1. Hire a Video Production Consultant

You may know the basics of video production, but hiring a true professional to produce the video will make a huge difference in the quality of the final result. You can cut costs everywhere else — but this is something totally worth paying for. You don't have to hire the fanciest production team in town; there are often smaller production crews and teams who are available more affordably. Look for someone who has specific prior experience creating music videos.

2. Cast Your Friends as Actors

Music videos that feature only the band members scream "low budget" and tend to be less desirable because if people just wanted to see you play, they could go to one of your shows. Ask some of your friends to act in your music video. Most will be happy to help you and won't ask for compensation, but a little something for their trouble, even if it's just some pizza, will go a long way.
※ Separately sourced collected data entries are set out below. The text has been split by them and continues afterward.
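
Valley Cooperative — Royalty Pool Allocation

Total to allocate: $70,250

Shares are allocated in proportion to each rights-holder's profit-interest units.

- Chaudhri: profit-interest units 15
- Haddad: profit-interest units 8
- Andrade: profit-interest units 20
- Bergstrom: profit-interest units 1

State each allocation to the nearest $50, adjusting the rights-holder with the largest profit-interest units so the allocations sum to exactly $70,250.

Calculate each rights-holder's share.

Chaudhri: $23,950; Haddad: $12,750; Andrade: $31,950; Bergstrom: $1,600

Sum of profit-interest units: 15 + 8 + 20 + 1 = 44.
Raw shares: Chaudhri 23,948.86; Haddad 12,772.73; Andrade 31,931.82; Bergstrom 1,596.59.
After rounding ($50): Chaudhri $23,950; Haddad $12,750; Andrade $31,950; Bergstrom $1,600. Sum = $70,250.
No rounding difference to absorb.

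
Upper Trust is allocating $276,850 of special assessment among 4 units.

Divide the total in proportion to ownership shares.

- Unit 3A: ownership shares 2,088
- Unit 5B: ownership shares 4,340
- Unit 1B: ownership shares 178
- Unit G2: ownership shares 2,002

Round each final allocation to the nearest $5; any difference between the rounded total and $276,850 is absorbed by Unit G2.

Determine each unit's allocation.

Unit 3A: $67,155; Unit 5B: $139,585; Unit 1B: $5,725; Unit G2: $64,385

Sum of ownership shares: 8,608.
Raw shares: Unit 3A 2,088/8,608 × $276,850 = 67,154.14; Unit 5B 4,340/8,608 × $276,850 = 139,582.83; Unit 1B 178/8,608 × $276,850 = 5,724.83; Unit G2 2,002/8,608 × $276,850 = 64,388.21.
After rounding ($5): Unit 3A $67,155; Unit 5B $139,585; Unit 1B $5,725; Unit G2 $64,390. Sum = $276,855.
Difference $276,850 − $276,855 = −$5 applied to Unit G2: Unit G2 becomes $64,385.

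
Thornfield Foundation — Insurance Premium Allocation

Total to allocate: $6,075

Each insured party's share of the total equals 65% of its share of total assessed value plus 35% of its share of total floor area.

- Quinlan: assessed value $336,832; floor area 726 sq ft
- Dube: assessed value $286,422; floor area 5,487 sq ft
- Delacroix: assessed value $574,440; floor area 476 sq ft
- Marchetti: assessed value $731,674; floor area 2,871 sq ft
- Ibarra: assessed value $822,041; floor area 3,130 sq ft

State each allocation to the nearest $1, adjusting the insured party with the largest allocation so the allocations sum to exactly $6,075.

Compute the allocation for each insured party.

Quinlan: $605 · Dube: $1,330 · Delacroix: $904 · Marchetti: $1,531 · Ibarra: $1,705

Assessed value total 2,751,409; floor area total 12,690.
Composite weights (65% assessed value + 35% floor area): Quinlan 0.0996; Dube 0.2190; Delacroix 0.1488; Marchetti 0.2520; Ibarra 0.2805.
Raw shares: Quinlan 605.06; Dube 1,330.43; Delacroix 904.18; Marchetti 1,531.12; Ibarra 1,704.21.
Rounded to nearest $1: Quinlan $605; Dube $1,330; Delacroix $904; Marchetti $1,531; Ibarra $1,704. Sum = $6,074.
Difference $6,075 − $6,074 = +$1 applied to largest allocation (Ibarra): Ibarra becomes $1,705.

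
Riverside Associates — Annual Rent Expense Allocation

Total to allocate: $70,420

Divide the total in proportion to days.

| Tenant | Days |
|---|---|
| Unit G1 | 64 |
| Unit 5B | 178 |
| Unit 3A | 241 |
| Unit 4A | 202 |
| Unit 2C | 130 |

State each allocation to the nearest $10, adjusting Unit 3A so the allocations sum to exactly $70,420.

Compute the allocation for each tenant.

Unit G1: $5,530 | Unit 5B: $15,380 | Unit 3A: $20,830 | Unit 4A: $17,450 | Unit 2C: $11,230

Sum of days: 815.
Pro-rata amounts: Unit G1 64/815 × $70,420 = 5,529.91; Unit 5B 178/815 × $70,420 = 15,380.07; Unit 3A 241/815 × $70,420 = 20,823.58; Unit 4A 202/815 × $70,420 = 17,453.79; Unit 2C 130/815 × $70,420 = 11,232.64.
After rounding ($10): Unit G1 $5,530; Unit 5B $15,380; Unit 3A $20,820; Unit 4A $17,450; Unit 2C $11,230. Sum = $70,410.
Difference $70,420 − $70,410 = +$10 applied to Unit 3A: Unit 3A becomes $20,830.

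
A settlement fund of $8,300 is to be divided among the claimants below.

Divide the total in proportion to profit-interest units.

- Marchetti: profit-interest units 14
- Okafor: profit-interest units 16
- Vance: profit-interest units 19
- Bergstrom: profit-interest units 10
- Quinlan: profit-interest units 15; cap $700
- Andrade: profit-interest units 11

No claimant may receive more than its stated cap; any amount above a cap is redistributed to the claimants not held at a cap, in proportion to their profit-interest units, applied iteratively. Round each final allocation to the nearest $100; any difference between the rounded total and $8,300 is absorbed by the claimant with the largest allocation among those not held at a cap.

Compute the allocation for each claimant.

Marchetti: $1,500 | Okafor: $1,700 | Vance: $2,100 | Bergstrom: $1,100 | Quinlan: $700 | Andrade: $1,200

Sum of profit-interest units: 85.
Proportional shares (ignoring caps): Marchetti 1,367.06; Okafor 1,562.35; Vance 1,855.29; Bergstrom 976.47; Quinlan 1,464.71; Andrade 1,074.12.
Capped: Quinlan ($700); residual $7,600 reallocated over remaining profit-interest units 70.
Remaining shares: Marchetti 1,520.00 → $1,500; Okafor 1,737.14 → $1,700; Vance 2,062.86 → $2,100; Bergstrom 1,085.71 → $1,100; Andrade 1,194.29 → $1,200.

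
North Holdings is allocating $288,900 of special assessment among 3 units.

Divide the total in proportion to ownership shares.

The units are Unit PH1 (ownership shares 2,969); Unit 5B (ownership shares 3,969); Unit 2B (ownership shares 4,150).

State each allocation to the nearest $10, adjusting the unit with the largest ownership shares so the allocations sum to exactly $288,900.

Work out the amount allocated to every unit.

Combined ownership shares = 2,969 + 3,969 + 4,150 = 11,088.
Pro-rata amounts: Unit PH1 77,357.87; Unit 5B 103,413.07; Unit 2B 108,129.06.
Rounded to nearest $10: Unit PH1 $77,360; Unit 5B $103,410; Unit 2B $108,130. Sum = $288,900.
Sum already equals the total — no adjustment.

Unit PH1: $77,360; Unit 5B: $103,410; Unit 2B: $108,130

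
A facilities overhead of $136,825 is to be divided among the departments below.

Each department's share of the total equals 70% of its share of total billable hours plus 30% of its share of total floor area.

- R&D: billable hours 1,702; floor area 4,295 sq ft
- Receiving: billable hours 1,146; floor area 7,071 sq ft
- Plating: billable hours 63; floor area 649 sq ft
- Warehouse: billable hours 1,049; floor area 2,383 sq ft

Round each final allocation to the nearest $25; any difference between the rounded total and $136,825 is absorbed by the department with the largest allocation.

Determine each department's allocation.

R&D: $53,400; Receiving: $47,875; Plating: $3,375; Warehouse: $32,175

Billable hours total 3,960; floor area total 14,398.
Composite weights (70% billable hours + 30% floor area): R&D 0.3904; Receiving 0.3499; Plating 0.0247; Warehouse 0.2351.
Unrounded shares: R&D 53,409.66; Receiving 47,876.26; Plating 3,373.98; Warehouse 32,165.10.
After rounding ($25): R&D $53,400; Receiving $47,875; Plating $3,375; Warehouse $32,175. Sum = $136,825.
Rounded total matches; no reconciliation needed.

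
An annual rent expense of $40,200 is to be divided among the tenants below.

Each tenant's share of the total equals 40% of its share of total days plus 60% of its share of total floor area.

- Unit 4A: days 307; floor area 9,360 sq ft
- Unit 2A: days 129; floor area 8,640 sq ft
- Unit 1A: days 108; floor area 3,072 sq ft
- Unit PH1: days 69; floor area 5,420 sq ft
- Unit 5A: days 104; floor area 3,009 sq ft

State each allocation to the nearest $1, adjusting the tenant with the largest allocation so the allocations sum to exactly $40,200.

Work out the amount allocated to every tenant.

Unit 4A: $14,537 | Unit 2A: $9,957 | Unit 1A: $4,934 | Unit PH1: $5,979 | Unit 5A: $4,793

Days total 717; floor area total 29,501.
Blended shares (40% days + 60% floor area): Unit 4A 0.3616; Unit 2A 0.2477; Unit 1A 0.1227; Unit PH1 0.1487; Unit 5A 0.1192.
Pro-rata amounts: Unit 4A 14,537.75; Unit 2A 9,957.11; Unit 1A 4,933.76; Unit PH1 5,978.84; Unit 5A 4,792.54.
At nearest $1: Unit 4A $14,538; Unit 2A $9,957; Unit 1A $4,934; Unit PH1 $5,979; Unit 5A $4,793. Sum = $40,201.
Difference $40,200 − $40,201 = −$1 applied to largest allocation (Unit 4A): Unit 4A becomes $14,537.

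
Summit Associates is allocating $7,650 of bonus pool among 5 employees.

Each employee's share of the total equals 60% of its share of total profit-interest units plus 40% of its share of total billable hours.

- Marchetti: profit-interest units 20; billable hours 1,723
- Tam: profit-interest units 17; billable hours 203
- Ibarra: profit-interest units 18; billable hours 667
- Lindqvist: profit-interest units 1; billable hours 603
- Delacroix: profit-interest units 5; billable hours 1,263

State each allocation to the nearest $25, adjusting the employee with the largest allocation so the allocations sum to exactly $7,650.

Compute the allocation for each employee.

Marchetti: $2,675 · Tam: $1,425 · Ibarra: $1,800 · Lindqvist: $500 · Delacroix: $1,250

Totals — profit-interest units 61, billable hours 4,459.
Blended shares (60% profit-interest units + 40% billable hours): Marchetti 0.3513; Tam 0.1854; Ibarra 0.2369; Lindqvist 0.0639; Delacroix 0.1625.
Proportional shares: Marchetti 2,687.33; Tam 1,418.49; Ibarra 1,812.16; Lindqvist 489.06; Delacroix 1,242.97.
Rounded to nearest $25: Marchetti $2,675; Tam $1,425; Ibarra $1,800; Lindqvist $500; Delacroix $1,250. Sum = $7,650.
Sum already equals the total — no adjustment.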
3. Keep the Set and Scenes Simple

Ideally, you should not have to invest any money in a set or scenes. Film your video in a public setting, such as a park, a museum, or along the street. This may require some careful planning of the script and logic behind the video, so don't solidify the script until you decide where you are going to film. Also, try to have the whole video take place in just one or two locations. This will make it easier for your video production company to edit the piece together, saving you money on their services.

4. Make Sure It Relates to the Music

Since this is your one shot at a great video, you can't afford to have some viewers thinking "how does that fit with the music?" So instead of opting for something more abstract, go with a theme that fits your song pretty obviously. Most people will appreciate the cohesiveness of the production, so you'll have a larger audience.